A procuradora-geral da República, Raquel Dodge, pediu à Polícia Federal que investigue diversos casos de vazamentos de delações premiadas. Espera-se que as diligências sejam bem-sucedidas e que se conheçam os responsáveis por esses crimes, que causaram danos especialmente graves ao País nos últimos tempos, sem que ninguém tenha sido punido.
Na época em que a Procuradoria-Geral da República era chefiada por Rodrigo Janot, houve numerosos episódios de vazamento dos depoimentos de delatores, muito antes que a colaboração desses criminosos confessos pudesse resultar em denúncia formalmente aceita pelo Supremo Tribunal Federal. Ou seja, circulou pela imprensa uma imensa quantidade de informações sensíveis que eram apenas preliminares, carentes de investigações mais aprofundadas e de provas que as sustentassem.

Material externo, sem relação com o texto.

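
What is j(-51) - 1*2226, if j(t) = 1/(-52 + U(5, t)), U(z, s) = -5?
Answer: -126883/57 ≈ -2226.0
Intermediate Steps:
j(t) = -1/57 (j(t) = 1/(-52 - 5) = 1/(-57) = -1/57)
j(-51) - 1*2226 = -1/57 - 1*2226 = -1/57 - 2226 = -126883/57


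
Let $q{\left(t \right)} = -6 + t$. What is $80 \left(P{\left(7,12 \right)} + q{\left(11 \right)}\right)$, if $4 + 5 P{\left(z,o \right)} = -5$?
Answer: $256$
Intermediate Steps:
$P{\left(z,o \right)} = - \frac{9}{5}$ ($P{\left(z,o \right)} = - \frac{4}{5} + \frac{1}{5} \left(-5\right) = - \frac{4}{5} - 1 = - \frac{9}{5}$)
$80 \left(P{\left(7,12 \right)} + q{\left(11 \right)}\right) = 80 \left(- \frac{9}{5} + \left(-6 + 11\right)\right) = 80 \left(- \frac{9}{5} + 5\right) = 80 \cdot \frac{16}{5} = 256$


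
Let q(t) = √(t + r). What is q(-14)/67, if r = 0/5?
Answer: I*√14/67 ≈ 0.055846*I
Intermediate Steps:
r = 0 (r = 0*(⅕) = 0)
q(t) = √t (q(t) = √(t + 0) = √t)
q(-14)/67 = √(-14)/67 = (I*√14)*(1/67) = I*√14/67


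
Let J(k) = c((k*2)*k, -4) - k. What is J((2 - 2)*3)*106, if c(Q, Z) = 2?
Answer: 212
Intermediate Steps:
J(k) = 2 - k
J((2 - 2)*3)*106 = (2 - (2 - 2)*3)*106 = (2 - 0*3)*106 = (2 - 1*0)*106 = (2 + 0)*106 = 2*106 = 212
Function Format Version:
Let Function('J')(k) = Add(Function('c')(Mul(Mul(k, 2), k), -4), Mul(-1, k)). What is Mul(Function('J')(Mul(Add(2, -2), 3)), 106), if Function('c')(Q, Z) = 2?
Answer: 212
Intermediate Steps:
Function('J')(k) = Add(2, Mul(-1, k))
Mul(Function('J')(Mul(Add(2, -2), 3)), 106) = Mul(Add(2, Mul(-1, Mul(Add(2, -2), 3))), 106) = Mul(Add(2, Mul(-1, Mul(0, 3))), 106) = Mul(Add(2, Mul(-1, 0)), 106) = Mul(Add(2, 0), 106) = Mul(2, 106) = 212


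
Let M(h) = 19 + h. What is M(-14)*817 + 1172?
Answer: 5257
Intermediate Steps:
M(-14)*817 + 1172 = (19 - 14)*817 + 1172 = 5*817 + 1172 = 4085 + 1172 = 5257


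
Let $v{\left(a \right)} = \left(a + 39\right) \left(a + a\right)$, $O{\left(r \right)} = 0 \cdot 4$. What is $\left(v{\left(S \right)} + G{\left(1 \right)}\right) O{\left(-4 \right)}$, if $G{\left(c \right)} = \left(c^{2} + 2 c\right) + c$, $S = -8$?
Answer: $0$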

Uma vez publicadas, contudo, essas informações ganharam ares de verdade, sustentando denúncias as mais diversas contra vários políticos e autoridades – sem que estes sequer tivessem acesso ao conteúdo completo dos depoimentos que supostamente os incriminavam.

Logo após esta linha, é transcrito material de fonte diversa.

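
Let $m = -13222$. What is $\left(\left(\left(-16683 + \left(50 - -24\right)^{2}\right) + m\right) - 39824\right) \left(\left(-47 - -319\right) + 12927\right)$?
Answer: $-848075347$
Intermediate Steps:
$\left(\left(\left(-16683 + \left(50 - -24\right)^{2}\right) + m\right) - 39824\right) \left(\left(-47 - -319\right) + 12927\right) = \left(\left(\left(-16683 + \left(50 - -24\right)^{2}\right) - 13222\right) - 39824\right) \left(\left(-47 - -319\right) + 12927\right) = \left(\left(\left(-16683 + \left(50 + 24\right)^{2}\right) - 13222\right) - 39824\right) \left(\left(-47 + 319\right) + 12927\right) = \left(\left(\left(-16683 + 74^{2}\right) - 13222\right) - 39824\right) \left(272 + 12927\right) = \left(\left(\left(-16683 + 5476\right) - 13222\right) - 39824\right) 13199 = \left(\left(-11207 - 13222\right) - 39824\right) 13199 = \left(-24429 - 39824\right) 13199 = \left(-64253\right) 13199 = -848075347$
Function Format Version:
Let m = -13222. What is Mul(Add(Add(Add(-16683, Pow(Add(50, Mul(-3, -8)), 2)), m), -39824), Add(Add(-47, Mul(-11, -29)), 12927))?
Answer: -848075347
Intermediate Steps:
Mul(Add(Add(Add(-16683, Pow(Add(50, Mul(-3, -8)), 2)), m), -39824), Add(Add(-47, Mul(-11, -29)), 12927)) = Mul(Add(Add(Add(-16683, Pow(Add(50, Mul(-3, -8)), 2)), -13222), -39824), Add(Add(-47, Mul(-11, -29)), 12927)) = Mul(Add(Add(Add(-16683, Pow(Add(50, 24), 2)), -13222), -39824), Add(Add(-47, 319), 12927)) = Mul(Add(Add(Add(-16683, Pow(74, 2)), -13222), -39824), Add(272, 12927)) = Mul(Add(Add(Add(-16683, 5476), -13222), -39824), 13199) = Mul(Add(Add(-11207, -13222), -39824), 13199) = Mul(Add(-24429, -39824), 13199) = Mul(-64253, 13199) = -848075347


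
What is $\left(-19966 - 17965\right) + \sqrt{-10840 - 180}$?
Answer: $-37931 + 2 i \sqrt{2755} \approx -37931.0 + 104.98 i$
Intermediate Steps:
$\left(-19966 - 17965\right) + \sqrt{-10840 - 180} = -37931 + \sqrt{-11020} = -37931 + 2 i \sqrt{2755}$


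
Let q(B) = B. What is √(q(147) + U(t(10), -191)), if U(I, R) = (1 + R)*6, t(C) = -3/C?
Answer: I*√993 ≈ 31.512*I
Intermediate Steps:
U(I, R) = 6 + 6*R
√(q(147) + U(t(10), -191)) = √(147 + (6 + 6*(-191))) = √(147 + (6 - 1146)) = √(147 - 1140) = √(-993) = I*√993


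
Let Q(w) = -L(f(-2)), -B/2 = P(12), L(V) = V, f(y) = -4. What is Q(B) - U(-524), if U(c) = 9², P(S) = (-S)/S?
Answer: -77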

Trata-se de evidente violação dos direitos básicos de qualquer cidadão, a começar pelo direito de defesa, miseravelmente comprometido pela impossibilidade de conhecer o processo, uma vez que este nem sequer existia. Mas o “tribunal popular” que se estabelece a partir do vazamento das delações é suficiente para condenar quem tiver a má sorte de ter o nome balbuciado por algum delator – que, não se pode esquecer, é apenas um criminoso que decidiu colaborar com a Justiça para mitigar sua pena, entregando os chefes da quadrilha e detalhando o funcionamento dos esquemas.
Tudo o que um delator diz deve ser provado para ter serventia em qualquer processo. A rigor, a colaboração é apenas o início de um trabalho investigativo, por mais grave que seja o que lá se declara. Há algum tempo, contudo, as delações se transformaram em arma política, usada por sabe-se lá quem – é o que as investigações pedidas por Raquel Dodge devem revelar –, com o objetivo de causar tumulto, fulminar reputações e interferir diretamente na agenda governamental.
Não foi outro o resultado, por exemplo, do vazamento da colaboração do empresário Joesley Batista com a Procuradoria-Geral, cujo conteúdo sugeria ampla corrupção no governo de Michel Temer – e tentava envolver o presidente em pessoa, que teve conversa gravada clandestinamente por Joesley. Sem exagero, pode-se atribuir a esse vazamento uma parte significativa das dificuldades que o governo enfrenta desde então para aprovar a reforma da Previdência, cuja importância para o País nunca é demais enfatizar. Ou seja, uma ação leviana, a serviço de indivíduos com objetivos particulares inconfessáveis, colocou em risco aquela que constitui a principal medida para evitar o colapso das contas públicas num futuro próximo.
Por esses motivos vem em boa hora a decisão da procuradora-geral Raquel Dodge de colocar um pouco de ordem na casa, tratando os vazamentos de delações como devem ser tratados – isto é, como crimes muito graves. Conforme noticiou O Globo, a disposição de Raquel Dodge vai ainda mais longe: ela pretende devolver aos advogados as delações que eventualmente vazarem. A mensagem, clara, é que todos os envolvidos nas colaborações premiadas devem cuidar para que não haja vazamentos.
Além disso, os candidatos a delator estão encontrando maior dificuldade para fechar acordos com a Procuradoria-Geral, situação muito distinta da vivida durante a gestão de Rodrigo Janot. Basta lembrar que a Procuradoria, sob Janot, aceitou a colaboração de quase oito dezenas de executivos da Odebrecht, naquela que ficou conhecida como “delação do fim do mundo” e que acabou se mostrando inútil para as investigações – mas extremamente útil para os delatores.
O mais importante de tudo isso é que Raquel Dodge e sua equipe vêm conduzindo seu trabalho de maneira bastante reservada. Só esse apreço pela discrição já é um grande avanço, depois de anos de espalhafato irresponsável.